Restaurant Review – Level Up

Seeing as a lot of Nova teachers and students use to conduct their post-lesson fraternizing in Higashi-Shinjuku, it is perhaps not surprising to learn that the area is now home to the Nova theme izakaya, Level Up. It seems that the old eikaiwa, which folded in spectacular fashion a few years ago, carries a nostalgic sparkle for some punters.

The original Nova - the magic is being recreated at Level Up

The original Nova – the magic is being recreated at Level Up

On arrival at Level Up, the first thing that grabbed our attention was the way the Japanese waitresses ignored the foreign chefs arriving for work, but then proceeded to go absolutely apeshit when the Japanese customers arrived. I guess after seeing those scenes, I shouldn`t have been so shocked later when a waitress blamed a chef for mucking up the drinks order, even though it had been her fault.

My partner and I were expecting a quiet Monday evening experience, but were amazed to find a number of office workers already seated in the cubicles awaiting the first course. Each cubicle was of similar size to what Nova laughingly used to call “classrooms”, with each cubicle having its own theme. Room 501 (the establishment is on the 5th floor), for example, serves oshinko or pickled vegetables. Room 502 serves yakitori, and Room 503 serves sushi. We received our schedules and waited for the bell to chime. After a 10 minute break, during which nobody interacted, I made my way to Room 504 for some motsunabe. My partner, who had been given a different schedule, went to Room 506 for some Okinawan cuisine.

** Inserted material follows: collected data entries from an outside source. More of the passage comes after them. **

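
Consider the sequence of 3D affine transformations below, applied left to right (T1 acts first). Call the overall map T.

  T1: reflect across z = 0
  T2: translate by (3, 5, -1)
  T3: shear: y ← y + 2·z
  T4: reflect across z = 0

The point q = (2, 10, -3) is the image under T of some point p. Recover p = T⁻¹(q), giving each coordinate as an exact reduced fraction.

p = (-1, -1, -4)

T1 = [1 0 0 0; 0 1 0 0; 0 0 -1 0; 0 0 0 1]
T2·T1 = [1 0 0 3; 0 1 0 5; 0 0 -1 -1; 0 0 0 1]
T3·…·T1 = [1 0 0 3; 0 1 -2 3; 0 0 -1 -1; 0 0 0 1]
T4·…·T1 = [1 0 0 3; 0 1 -2 3; 0 0 1 1; 0 0 0 1]
det M = 1; M⁻¹ = [1 0 0 -3; 0 1 2 -5; 0 0 1 -1; 0 0 0 1]
M⁻¹ · (2, 10, -3)ᵀ = (-1, -1, -4)ᵀ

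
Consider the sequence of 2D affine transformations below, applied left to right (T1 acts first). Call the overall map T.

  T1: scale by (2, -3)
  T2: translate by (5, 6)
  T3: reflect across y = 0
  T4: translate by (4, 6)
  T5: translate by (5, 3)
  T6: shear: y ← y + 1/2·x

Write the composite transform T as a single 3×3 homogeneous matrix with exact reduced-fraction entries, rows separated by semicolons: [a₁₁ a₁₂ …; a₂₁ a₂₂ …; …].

T = [2 0 14; 1 3 10; 0 0 1]

T1 = [2 0 0; 0 -3 0; 0 0 1]
T2·T1 = [2 0 5; 0 -3 6; 0 0 1]
T3·…·T1 = [2 0 5; 0 3 -6; 0 0 1]
T4·…·T1 = [2 0 9; 0 3 0; 0 0 1]
T5·…·T1 = [2 0 14; 0 3 3; 0 0 1]
T6·…·T1 = [2 0 14; 1 3 10; 0 0 1]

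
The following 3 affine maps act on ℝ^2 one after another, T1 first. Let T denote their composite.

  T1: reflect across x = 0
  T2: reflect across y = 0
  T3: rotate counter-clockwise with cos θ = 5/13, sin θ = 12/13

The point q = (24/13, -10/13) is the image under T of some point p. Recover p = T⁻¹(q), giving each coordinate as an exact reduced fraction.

T1 = [-1 0 0; 0 1 0; 0 0 1]
T2·T1 = [-1 0 0; 0 -1 0; 0 0 1]
T3·…·T1 = [-5/13 12/13 0; -12/13 -5/13 0; 0 0 1]
det M = 1; M⁻¹ = [-5/13 -12/13 0; 12/13 -5/13 0; 0 0 1]
M⁻¹ · (24/13, -10/13)ᵀ = (0, 2)ᵀ

p = (0, 2)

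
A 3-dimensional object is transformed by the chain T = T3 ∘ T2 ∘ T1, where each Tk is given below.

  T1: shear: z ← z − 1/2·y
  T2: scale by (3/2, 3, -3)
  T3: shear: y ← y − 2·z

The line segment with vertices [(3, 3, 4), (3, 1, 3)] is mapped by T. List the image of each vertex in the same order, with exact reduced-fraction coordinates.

T1 shear: z ← z − 1/2·y: (3, 3, 4) → (3, 3, 5/2); (3, 1, 3) → (3, 1, 5/2)
T2 scale by (3/2, 3, -3): (3, 3, 5/2) → (9/2, 9, -15/2); (3, 1, 5/2) → (9/2, 3, -15/2)
T3 shear: y ← y − 2·z: (9/2, 9, -15/2) → (9/2, 24, -15/2); (9/2, 3, -15/2) → (9/2, 18, -15/2)

image vertices: (9/2, 24, -15/2), (9/2, 18, -15/2)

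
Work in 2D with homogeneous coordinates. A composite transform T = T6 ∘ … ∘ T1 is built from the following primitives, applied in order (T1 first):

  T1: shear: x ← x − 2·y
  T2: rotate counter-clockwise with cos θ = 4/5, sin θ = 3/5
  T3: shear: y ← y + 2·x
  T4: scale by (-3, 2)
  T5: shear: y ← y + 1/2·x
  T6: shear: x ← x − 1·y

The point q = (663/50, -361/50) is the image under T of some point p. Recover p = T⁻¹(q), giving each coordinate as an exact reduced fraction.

p = (-8/5, 1/3)

T1 = [1 -2 0; 0 1 0; 0 0 1]
T2·T1 = [4/5 -11/5 0; 3/5 -2/5 0; 0 0 1]
T3·…·T1 = [4/5 -11/5 0; 11/5 -24/5 0; 0 0 1]
T4·…·T1 = [-12/5 33/5 0; 22/5 -48/5 0; 0 0 1]
T5·…·T1 = [-12/5 33/5 0; 16/5 -63/10 0; 0 0 1]
T6·…·T1 = [-28/5 129/10 0; 16/5 -63/10 0; 0 0 1]
det M = -6; M⁻¹ = [21/20 43/20 0; 8/15 14/15 0; 0 0 1]
M⁻¹ · (663/50, -361/50)ᵀ = (-8/5, 1/3)ᵀ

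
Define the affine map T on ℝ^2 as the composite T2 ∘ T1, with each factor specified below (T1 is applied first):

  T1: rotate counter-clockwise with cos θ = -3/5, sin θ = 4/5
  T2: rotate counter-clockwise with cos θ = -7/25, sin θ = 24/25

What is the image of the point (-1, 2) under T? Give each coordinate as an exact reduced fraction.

T(p) = (11/5, -2/5)

T1 rotate counter-clockwise with cos θ = -3/5, sin θ = 4/5: (-1, 2) → (-1, -2)
T2 rotate counter-clockwise with cos θ = -7/25, sin θ = 24/25: (-1, -2) → (11/5, -2/5)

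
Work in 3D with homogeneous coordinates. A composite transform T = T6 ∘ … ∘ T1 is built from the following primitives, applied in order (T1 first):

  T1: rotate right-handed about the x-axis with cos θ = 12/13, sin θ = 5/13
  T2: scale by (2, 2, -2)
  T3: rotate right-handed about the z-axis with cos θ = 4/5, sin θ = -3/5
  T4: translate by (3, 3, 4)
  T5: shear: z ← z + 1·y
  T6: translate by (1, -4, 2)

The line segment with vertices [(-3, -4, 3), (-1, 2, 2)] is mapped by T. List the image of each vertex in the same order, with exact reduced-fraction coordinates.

T1 rotate right-handed about the x-axis with cos θ = 12/13, sin θ = 5/13: (-3, -4, 3) → (-3, -63/13, 16/13); (-1, 2, 2) → (-1, 14/13, 34/13)
T2 scale by (2, 2, -2): (-3, -63/13, 16/13) → (-6, -126/13, -32/13); (-1, 14/13, 34/13) → (-2, 28/13, -68/13)
T3 rotate right-handed about the z-axis with cos θ = 4/5, sin θ = -3/5: (-6, -126/13, -32/13) → (-138/13, -54/13, -32/13); (-2, 28/13, -68/13) → (-4/13, 38/13, -68/13)
T4 translate by (3, 3, 4): (-138/13, -54/13, -32/13) → (-99/13, -15/13, 20/13); (-4/13, 38/13, -68/13) → (35/13, 77/13, -16/13)
T5 shear: z ← z + 1·y: (-99/13, -15/13, 20/13) → (-99/13, -15/13, 5/13); (35/13, 77/13, -16/13) → (35/13, 77/13, 61/13)
T6 translate by (1, -4, 2): (-99/13, -15/13, 5/13) → (-86/13, -67/13, 31/13); (35/13, 77/13, 61/13) → (48/13, 25/13, 87/13)

image vertices: (-86/13, -67/13, 31/13), (48/13, 25/13, 87/13)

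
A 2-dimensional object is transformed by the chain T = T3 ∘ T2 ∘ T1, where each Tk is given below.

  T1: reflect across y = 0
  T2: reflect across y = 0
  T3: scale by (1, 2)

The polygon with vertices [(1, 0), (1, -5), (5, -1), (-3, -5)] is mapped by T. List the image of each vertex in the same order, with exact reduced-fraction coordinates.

image vertices: (1, 0), (1, -10), (5, -2), (-3, -10)

T1 reflect across y = 0: (1, 0) → (1, 0); (1, -5) → (1, 5); (5, -1) → (5, 1); (-3, -5) → (-3, 5)
T2 reflect across y = 0: (1, 0) → (1, 0); (1, 5) → (1, -5); (5, 1) → (5, -1); (-3, 5) → (-3, -5)
T3 scale by (1, 2): (1, 0) → (1, 0); (1, -5) → (1, -10); (5, -1) → (5, -2); (-3, -5) → (-3, -10)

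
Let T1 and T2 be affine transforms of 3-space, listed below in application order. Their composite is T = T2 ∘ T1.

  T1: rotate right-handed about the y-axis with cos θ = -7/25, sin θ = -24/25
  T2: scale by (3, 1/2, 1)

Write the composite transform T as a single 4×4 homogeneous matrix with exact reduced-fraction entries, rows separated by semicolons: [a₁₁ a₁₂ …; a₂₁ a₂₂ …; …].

T = [-21/25 0 -72/25 0; 0 1/2 0 0; 24/25 0 -7/25 0; 0 0 0 1]

T1 = [-7/25 0 -24/25 0; 0 1 0 0; 24/25 0 -7/25 0; 0 0 0 1]
T2·T1 = [-21/25 0 -72/25 0; 0 1/2 0 0; 24/25 0 -7/25 0; 0 0 0 1]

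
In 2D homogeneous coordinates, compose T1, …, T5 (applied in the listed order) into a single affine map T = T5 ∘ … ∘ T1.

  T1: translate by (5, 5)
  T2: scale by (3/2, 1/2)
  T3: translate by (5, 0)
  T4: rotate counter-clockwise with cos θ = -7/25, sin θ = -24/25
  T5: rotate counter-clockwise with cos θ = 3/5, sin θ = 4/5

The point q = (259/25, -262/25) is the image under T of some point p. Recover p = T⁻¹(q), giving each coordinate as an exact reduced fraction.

T1 = [1 0 5; 0 1 5; 0 0 1]
T2·T1 = [3/2 0 15/2; 0 1/2 5/2; 0 0 1]
T3·…·T1 = [3/2 0 25/2; 0 1/2 5/2; 0 0 1]
T4·…·T1 = [-21/50 12/25 -11/10; -36/25 -7/50 -127/10; 0 0 1]
T5·…·T1 = [9/10 2/5 19/2; -6/5 3/10 -17/2; 0 0 1]
det M = 3/4; M⁻¹ = [2/5 -8/15 -25/3; 8/5 6/5 -5; 0 0 1]
M⁻¹ · (259/25, -262/25)ᵀ = (7/5, -1)ᵀ

p = (7/5, -1)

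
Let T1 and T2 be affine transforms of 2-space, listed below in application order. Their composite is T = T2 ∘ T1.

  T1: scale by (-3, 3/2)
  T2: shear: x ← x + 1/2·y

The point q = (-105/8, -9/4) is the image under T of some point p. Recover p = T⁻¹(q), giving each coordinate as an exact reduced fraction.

p = (4, -3/2)

T1 = [-3 0 0; 0 3/2 0; 0 0 1]
T2·T1 = [-3 3/4 0; 0 3/2 0; 0 0 1]
det M = -9/2; M⁻¹ = [-1/3 1/6 0; 0 2/3 0; 0 0 1]
M⁻¹ · (-105/8, -9/4)ᵀ = (4, -3/2)ᵀ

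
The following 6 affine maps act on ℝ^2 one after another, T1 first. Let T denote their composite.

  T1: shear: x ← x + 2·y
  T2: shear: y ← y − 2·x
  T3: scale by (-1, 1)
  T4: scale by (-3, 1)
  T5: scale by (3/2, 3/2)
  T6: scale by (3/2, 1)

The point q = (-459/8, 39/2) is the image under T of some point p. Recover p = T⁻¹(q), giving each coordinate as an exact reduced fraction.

T1 = [1 2 0; 0 1 0; 0 0 1]
T2·T1 = [1 2 0; -2 -3 0; 0 0 1]
T3·…·T1 = [-1 -2 0; -2 -3 0; 0 0 1]
T4·…·T1 = [3 6 0; -2 -3 0; 0 0 1]
T5·…·T1 = [9/2 9 0; -3 -9/2 0; 0 0 1]
T6·…·T1 = [27/4 27/2 0; -3 -9/2 0; 0 0 1]
det M = 81/8; M⁻¹ = [-4/9 -4/3 0; 8/27 2/3 0; 0 0 1]
M⁻¹ · (-459/8, 39/2)ᵀ = (-1/2, -4)ᵀ

p = (-1/2, -4)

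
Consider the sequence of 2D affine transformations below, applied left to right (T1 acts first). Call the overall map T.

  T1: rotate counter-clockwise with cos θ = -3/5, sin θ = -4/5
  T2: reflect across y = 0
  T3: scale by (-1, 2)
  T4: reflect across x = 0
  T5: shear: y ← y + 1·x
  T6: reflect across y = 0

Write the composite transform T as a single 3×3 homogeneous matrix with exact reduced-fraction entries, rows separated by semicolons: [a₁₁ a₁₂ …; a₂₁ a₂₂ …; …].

T = [-3/5 4/5 0; -1 -2 0; 0 0 1]

T1 = [-3/5 4/5 0; -4/5 -3/5 0; 0 0 1]
T2·T1 = [-3/5 4/5 0; 4/5 3/5 0; 0 0 1]
T3·…·T1 = [3/5 -4/5 0; 8/5 6/5 0; 0 0 1]
T4·…·T1 = [-3/5 4/5 0; 8/5 6/5 0; 0 0 1]
T5·…·T1 = [-3/5 4/5 0; 1 2 0; 0 0 1]
T6·…·T1 = [-3/5 4/5 0; -1 -2 0; 0 0 1]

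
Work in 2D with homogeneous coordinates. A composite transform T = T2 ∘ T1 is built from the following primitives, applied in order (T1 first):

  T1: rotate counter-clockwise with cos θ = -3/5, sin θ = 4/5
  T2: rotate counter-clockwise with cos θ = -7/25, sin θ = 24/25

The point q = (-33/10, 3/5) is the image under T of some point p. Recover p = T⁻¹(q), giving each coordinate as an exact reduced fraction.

p = (3/2, -3)

T1 = [-3/5 -4/5 0; 4/5 -3/5 0; 0 0 1]
T2·T1 = [-3/5 4/5 0; -4/5 -3/5 0; 0 0 1]
det M = 1; M⁻¹ = [-3/5 -4/5 0; 4/5 -3/5 0; 0 0 1]
M⁻¹ · (-33/10, 3/5)ᵀ = (3/2, -3)ᵀ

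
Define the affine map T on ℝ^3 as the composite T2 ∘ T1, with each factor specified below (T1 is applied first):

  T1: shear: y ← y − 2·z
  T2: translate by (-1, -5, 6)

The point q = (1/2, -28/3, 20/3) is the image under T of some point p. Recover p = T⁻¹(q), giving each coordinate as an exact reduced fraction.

p = (3/2, -3, 2/3)

T1 = [1 0 0 0; 0 1 -2 0; 0 0 1 0; 0 0 0 1]
T2·T1 = [1 0 0 -1; 0 1 -2 -5; 0 0 1 6; 0 0 0 1]
det M = 1; M⁻¹ = [1 0 0 1; 0 1 2 -7; 0 0 1 -6; 0 0 0 1]
M⁻¹ · (1/2, -28/3, 20/3)ᵀ = (3/2, -3, 2/3)ᵀ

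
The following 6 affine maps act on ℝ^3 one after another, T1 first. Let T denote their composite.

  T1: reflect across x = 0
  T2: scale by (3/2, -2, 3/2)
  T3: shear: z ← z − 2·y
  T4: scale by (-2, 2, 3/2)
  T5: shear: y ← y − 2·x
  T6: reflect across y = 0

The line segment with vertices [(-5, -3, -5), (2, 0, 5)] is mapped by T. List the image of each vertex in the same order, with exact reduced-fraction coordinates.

T1 reflect across x = 0: (-5, -3, -5) → (5, -3, -5); (2, 0, 5) → (-2, 0, 5)
T2 scale by (3/2, -2, 3/2): (5, -3, -5) → (15/2, 6, -15/2); (-2, 0, 5) → (-3, 0, 15/2)
T3 shear: z ← z − 2·y: (15/2, 6, -15/2) → (15/2, 6, -39/2); (-3, 0, 15/2) → (-3, 0, 15/2)
T4 scale by (-2, 2, 3/2): (15/2, 6, -39/2) → (-15, 12, -117/4); (-3, 0, 15/2) → (6, 0, 45/4)
T5 shear: y ← y − 2·x: (-15, 12, -117/4) → (-15, 42, -117/4); (6, 0, 45/4) → (6, -12, 45/4)
T6 reflect across y = 0: (-15, 42, -117/4) → (-15, -42, -117/4); (6, -12, 45/4) → (6, 12, 45/4)

image vertices: (-15, -42, -117/4), (6, 12, 45/4)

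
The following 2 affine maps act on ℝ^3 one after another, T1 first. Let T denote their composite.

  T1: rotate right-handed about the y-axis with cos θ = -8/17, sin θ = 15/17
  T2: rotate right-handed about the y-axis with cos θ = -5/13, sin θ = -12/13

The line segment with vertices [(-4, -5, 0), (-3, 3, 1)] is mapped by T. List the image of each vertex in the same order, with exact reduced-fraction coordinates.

image vertices: (-880/221, -5, 84/221), (-639/221, 3, 283/221)

T1 rotate right-handed about the y-axis with cos θ = -8/17, sin θ = 15/17: (-4, -5, 0) → (32/17, -5, 60/17); (-3, 3, 1) → (39/17, 3, 37/17)
T2 rotate right-handed about the y-axis with cos θ = -5/13, sin θ = -12/13: (32/17, -5, 60/17) → (-880/221, -5, 84/221); (39/17, 3, 37/17) → (-639/221, 3, 283/221)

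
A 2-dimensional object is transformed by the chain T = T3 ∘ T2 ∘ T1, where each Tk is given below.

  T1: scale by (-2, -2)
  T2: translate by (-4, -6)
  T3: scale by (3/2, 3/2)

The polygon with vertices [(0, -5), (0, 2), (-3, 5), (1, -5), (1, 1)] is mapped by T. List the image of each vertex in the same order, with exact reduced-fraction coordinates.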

Over each 40 minute period we were served attentively, but I had to feel for a couple of the chefs. Despite their best efforts to create a jovial atmosphere, a few of my fellow diners preferred to stare down at the table rather than engage in conversation. Some others made an attempt which involved sweating over innocuous questions before giving one word responses.

At first glance the establishment seemed to be in immaculate condition, although that first impression did indeed turn out to be deceiving. We were somewhat disturbed to notice that the cubicle windows were in dire need of cleaning, and I don’t know what had been slaughtered in Room 507, but it had left a hideous stain on the thin carpet.

The standard of food was generally ok, but we became aware that the quality really depends on the chef assigned to your room. The portions weren`t enormous, but all the same my appetite had been satiated by 4 courses by the time I rendezvoused with my partner in the Conversation Lounge. In the lounge we were alternately entertained and bored by a self-styled “Interaction Moderator” who quite possibly has dreams of hosting his own game show (which is a bridge too far for him – he ought to enjoy his time at Level Up).

Just in time for summer, Level Up has introduced a special Saturday all-you-can-drink deal, which has been very popular. Unfortunately, many people who have taken up the offer are being left disappointed when arriving on Saturdays. It turns out that these customers, who have all paid in advance, are being told by sad-faced waitresses that no seats are available. Level Up Manager, Masaya Robashiri, admitted that there were some “teething problems” which were yet to be ironed out. He also seemed to mutter something about reimbursing dissatisfied customers but didn`t actually give any concrete details.

Overall, however, Level Up is a welcoming place for anyone wanting a dining experience served up by foreigners, but without the jet-lag. And ladies, if it’s your birthday, you have the option of being ravished red raw in the Conversation Lounge at the end of the evening by the chef of your choice. Just be sure to choose one who is heterosexual!